We spend a great deal of time at our jobs. It should be no surprise that working in an environment which provides a great experience is something that we all strive for. While salary and benefits are important, they're no longer the sole reason to stay at a job. People look more towards the reciprocity between management and employees or people over process when deciding to commit to a career.
Why workplace culture is important
This reciprocity begins with the exchange of consistent, authentic feedback. Effective managers strive to build a culture that prioritizes two-way communication, inspiring the free exchange of ideas and opinions. Though, in spite of the benefits, receiving criticism can be intimidating for both new and already established managers. Nevertheless, even more important is what you choose to do with the received information and insights.
A healthy workplace culture is derived from honest and robust feedback. It relies on it for direction and efficiency. Without it, teams and even companies remain stagnant and subsequently hold themselves back. A holistic work environment that considers everyone’s perspectives is better poised to retain their team members, increase employee engagement, and drive success forward.
Reinforcing a healthy work culture via feedback
But, how do you use employee feedback to inform your management style? These 6 tips will provide a foundation so you can build a thriving workplace culture and foster successful, engaged teams.
1. Be receptive to constructive criticism
Without other’s analytical perspectives on procedures needing improvement, no growth or change occurs. This hinders the overall success for the team, but also thwarts the manager's own professional development. Becoming a better leader requires an open mindset, and a willingness to hear all your reports have to say, positive or negative.
When actually in the situation, it’s quite common to have a negative, knee-jerk reaction to something critical - often feeling stressed or even defensive. Remember that your team members advice is only with good intention, and try to embrace it. As it is unnerving to receive constructive feedback, it is an immutable part of the personal growth.
2. Listen to understand
Similar to being receptive to criticism, is the willingness to actually absorb the underlying message, rather than just listening to respond. This step is important regardless of the method of feedback, but particularly so when during a 1-on-1 or an in-person meeting.
Active listening is essential to building trust. Ask clarifying questions if something is vague, or needs further explanation. This guarantees not only that you were intently listening and are seeking greater understanding, but that when it comes time to devise an action plan - it’s implemented correctly.
3. Triage your feedback
Particularly if you’re receiving the bulk of your feedback from weekly surveys, triaging concerns becomes an important part of managing. Regularly scheduled feedback can determine which issues are worth addressing, how pressing they are, and the timeframe and resources needed to accomplish a workable solution.
As is it’s intention, gathering employee feedback can highlight complicated issues. These problems may be miniscule or even large in nature, that you may not be able to address. Do whatever is in your power, and start by focusing on small, priority changes. This shows your team that you’re working on solutions - even if there are other issues unable to be resolved currently.

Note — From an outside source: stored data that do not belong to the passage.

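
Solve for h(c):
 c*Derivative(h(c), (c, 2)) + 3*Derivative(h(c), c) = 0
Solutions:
 h(c) = C1 + C2/c^2


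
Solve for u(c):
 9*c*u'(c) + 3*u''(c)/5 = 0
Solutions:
 u(c) = C1 + C2*erf(sqrt(30)*c/2)


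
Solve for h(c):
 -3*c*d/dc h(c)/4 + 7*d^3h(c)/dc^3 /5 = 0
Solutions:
 h(c) = C1 + Integral(C2*airyai(1470^(1/3)*c/14) + C3*airybi(1470^(1/3)*c/14), c)


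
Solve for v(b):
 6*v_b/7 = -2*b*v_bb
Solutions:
 v(b) = C1 + C2*b^(4/7)


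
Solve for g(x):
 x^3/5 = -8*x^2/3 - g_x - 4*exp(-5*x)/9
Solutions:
 g(x) = C1 - x^4/20 - 8*x^3/9 + 4*exp(-5*x)/45


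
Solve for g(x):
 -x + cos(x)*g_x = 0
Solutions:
 g(x) = C1 + Integral(x/cos(x), x)


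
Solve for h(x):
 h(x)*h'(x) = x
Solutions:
 h(x) = -sqrt(C1 + x^2)
 h(x) = sqrt(C1 + x^2)


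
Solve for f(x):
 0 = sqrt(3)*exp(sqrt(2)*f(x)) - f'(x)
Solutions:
 f(x) = sqrt(2)*(2*log(-1/(C1 + sqrt(3)*x)) - log(2))/4


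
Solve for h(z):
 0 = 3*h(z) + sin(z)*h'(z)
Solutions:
 h(z) = C1*(cos(z) + 1)^(3/2)/(cos(z) - 1)^(3/2)


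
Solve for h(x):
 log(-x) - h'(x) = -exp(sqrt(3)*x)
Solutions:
 h(x) = C1 + x*log(-x) - x + sqrt(3)*exp(sqrt(3)*x)/3


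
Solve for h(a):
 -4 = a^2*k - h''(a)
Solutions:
 h(a) = C1 + C2*a + a^4*k/12 + 2*a^2


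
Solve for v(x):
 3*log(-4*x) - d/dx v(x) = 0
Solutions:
 v(x) = C1 + 3*x*log(-x) + 3*x*(-1 + 2*log(2))


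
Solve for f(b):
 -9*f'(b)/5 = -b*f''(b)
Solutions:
 f(b) = C1 + C2*b^(14/5)


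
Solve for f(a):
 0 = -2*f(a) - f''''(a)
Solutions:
 f(a) = (C1*sin(2^(3/4)*a/2) + C2*cos(2^(3/4)*a/2))*exp(-2^(3/4)*a/2) + (C3*sin(2^(3/4)*a/2) + C4*cos(2^(3/4)*a/2))*exp(2^(3/4)*a/2)


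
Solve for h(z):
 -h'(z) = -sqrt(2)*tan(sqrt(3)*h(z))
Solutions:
 h(z) = sqrt(3)*(pi - asin(C1*exp(sqrt(6)*z)))/3
 h(z) = sqrt(3)*asin(C1*exp(sqrt(6)*z))/3


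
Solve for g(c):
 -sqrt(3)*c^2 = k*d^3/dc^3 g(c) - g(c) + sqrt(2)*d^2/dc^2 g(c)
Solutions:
 g(c) = C1*exp(-c*((sqrt(((-27 + 4*sqrt(2)/k^2)^2 - 32/k^4)/k^2)/2 - 27/(2*k) + 2*sqrt(2)/k^3)^(1/3) + sqrt(2)/k + 2/(k^2*(sqrt(((-27 + 4*sqrt(2)/k^2)^2 - 32/k^4)/k^2)/2 - 27/(2*k) + 2*sqrt(2)/k^3)^(1/3)))/3) + C2*exp(c*((sqrt(((-27 + 4*sqrt(2)/k^2)^2 - 32/k^4)/k^2)/2 - 27/(2*k) + 2*sqrt(2)/k^3)^(1/3) - sqrt(3)*I*(sqrt(((-27 + 4*sqrt(2)/k^2)^2 - 32/k^4)/k^2)/2 - 27/(2*k) + 2*sqrt(2)/k^3)^(1/3) - 2*sqrt(2)/k - 8/(k^2*(-1 + sqrt(3)*I)*(sqrt(((-27 + 4*sqrt(2)/k^2)^2 - 32/k^4)/k^2)/2 - 27/(2*k) + 2*sqrt(2)/k^3)^(1/3)))/6) + C3*exp(c*((sqrt(((-27 + 4*sqrt(2)/k^2)^2 - 32/k^4)/k^2)/2 - 27/(2*k) + 2*sqrt(2)/k^3)^(1/3) + sqrt(3)*I*(sqrt(((-27 + 4*sqrt(2)/k^2)^2 - 32/k^4)/k^2)/2 - 27/(2*k) + 2*sqrt(2)/k^3)^(1/3) - 2*sqrt(2)/k + 8/(k^2*(1 + sqrt(3)*I)*(sqrt(((-27 + 4*sqrt(2)/k^2)^2 - 32/k^4)/k^2)/2 - 27/(2*k) + 2*sqrt(2)/k^3)^(1/3)))/6) + sqrt(3)*c^2 + 2*sqrt(6)


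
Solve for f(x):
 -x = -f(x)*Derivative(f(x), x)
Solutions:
 f(x) = -sqrt(C1 + x^2)
 f(x) = sqrt(C1 + x^2)


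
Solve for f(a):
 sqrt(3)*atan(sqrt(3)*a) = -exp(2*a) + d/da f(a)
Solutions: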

4. Provide a clear action plan
On its own, gathering employee feedback is very worthwhile, but it’s the action taken based on the suggestions of your team that makes all the difference for staff engagement. Once all evaluations are collected, creating an actionable plan to implement the suggested changes is of the utmost importance.

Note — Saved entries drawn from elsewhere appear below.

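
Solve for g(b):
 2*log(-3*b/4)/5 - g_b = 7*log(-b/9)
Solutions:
 g(b) = C1 - 33*b*log(-b)/5 + b*(-4*log(2) + 33 + 72*log(3))/5


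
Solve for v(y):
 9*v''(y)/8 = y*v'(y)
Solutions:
 v(y) = C1 + C2*erfi(2*y/3)


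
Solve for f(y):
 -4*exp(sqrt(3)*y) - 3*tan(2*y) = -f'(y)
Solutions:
 f(y) = C1 + 4*sqrt(3)*exp(sqrt(3)*y)/3 - 3*log(cos(2*y))/2


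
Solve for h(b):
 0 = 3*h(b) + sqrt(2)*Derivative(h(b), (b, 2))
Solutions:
 h(b) = C1*sin(2^(3/4)*sqrt(3)*b/2) + C2*cos(2^(3/4)*sqrt(3)*b/2)


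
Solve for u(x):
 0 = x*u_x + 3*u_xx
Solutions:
 u(x) = C1 + C2*erf(sqrt(6)*x/6)


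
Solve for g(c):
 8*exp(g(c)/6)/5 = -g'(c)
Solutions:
 g(c) = 6*log(1/(C1 + 8*c)) + 6*log(30)


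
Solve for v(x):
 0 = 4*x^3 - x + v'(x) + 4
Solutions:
 v(x) = C1 - x^4 + x^2/2 - 4*x


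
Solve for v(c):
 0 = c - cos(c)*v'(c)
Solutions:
 v(c) = C1 + Integral(c/cos(c), c)


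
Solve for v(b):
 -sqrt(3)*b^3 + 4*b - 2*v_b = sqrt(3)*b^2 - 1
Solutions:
 v(b) = C1 - sqrt(3)*b^4/8 - sqrt(3)*b^3/6 + b^2 + b/2


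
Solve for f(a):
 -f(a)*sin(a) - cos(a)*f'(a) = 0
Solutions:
 f(a) = C1*cos(a)


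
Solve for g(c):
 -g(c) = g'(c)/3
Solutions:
 g(c) = C1*exp(-3*c)


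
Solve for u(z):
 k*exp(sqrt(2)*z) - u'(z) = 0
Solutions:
 u(z) = C1 + sqrt(2)*k*exp(sqrt(2)*z)/2


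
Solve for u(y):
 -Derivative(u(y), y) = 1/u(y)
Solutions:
 u(y) = -sqrt(C1 - 2*y)
 u(y) = sqrt(C1 - 2*y)


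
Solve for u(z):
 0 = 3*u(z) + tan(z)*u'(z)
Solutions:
 u(z) = C1/sin(z)^3


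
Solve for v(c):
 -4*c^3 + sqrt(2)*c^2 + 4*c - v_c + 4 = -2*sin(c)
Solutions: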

If problems arise that you are unable to handle, ensure you report needed changes to higher management. This shows to both your superiors and your team member’s that you take the initiative to create a better work environment even when you don’t have direct means to do so yourself.

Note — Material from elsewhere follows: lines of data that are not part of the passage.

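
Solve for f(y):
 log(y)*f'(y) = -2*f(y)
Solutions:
 f(y) = C1*exp(-2*li(y))


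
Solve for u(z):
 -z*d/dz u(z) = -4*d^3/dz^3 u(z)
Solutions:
 u(z) = C1 + Integral(C2*airyai(2^(1/3)*z/2) + C3*airybi(2^(1/3)*z/2), z)


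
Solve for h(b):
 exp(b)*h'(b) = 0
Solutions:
 h(b) = C1


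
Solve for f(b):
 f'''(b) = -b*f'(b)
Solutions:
 f(b) = C1 + Integral(C2*airyai(-b) + C3*airybi(-b), b)


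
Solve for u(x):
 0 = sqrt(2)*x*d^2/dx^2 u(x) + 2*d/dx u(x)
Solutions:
 u(x) = C1 + C2*x^(1 - sqrt(2))


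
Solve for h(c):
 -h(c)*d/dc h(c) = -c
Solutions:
 h(c) = -sqrt(C1 + c^2)
 h(c) = sqrt(C1 + c^2)


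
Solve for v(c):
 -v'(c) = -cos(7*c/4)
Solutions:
 v(c) = C1 + 4*sin(7*c/4)/7


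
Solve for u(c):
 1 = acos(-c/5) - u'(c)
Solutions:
 u(c) = C1 + c*acos(-c/5) - c + sqrt(25 - c^2)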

5. Communicate the results
After the time and energy that team members give to provide authentic feedback, there needs to be recognition of the outcomes. Management’s transparency and acknowledgement of necessary improvements inspires trust and loyalty in team members. Afterall, it is this dedication of a good team which drives business forward.
As employees notice change being brought about from their feedback, they’re more likely to participate genuinely again. This affirms employees, makes them feel heard, and reassures them that the feedback they give is not an unneeded burden - but valuable.
6. Thank everyone for their involvement
Employees already have busy schedules. So when they take the time out of their day to provide you their opinions and thoughts, expressing your appreciation for them is an invaluable gesture for positive relationships. Team members need to know that managers genuinely care about their experience, and will do their best to bring it to realization.
Embracing feedback from your employees and implementing desired changes is just one way to increase employee engagement. With the affirmation that their voices are heard, team members feel increasingly connected to their work, increasing their performance and overall success.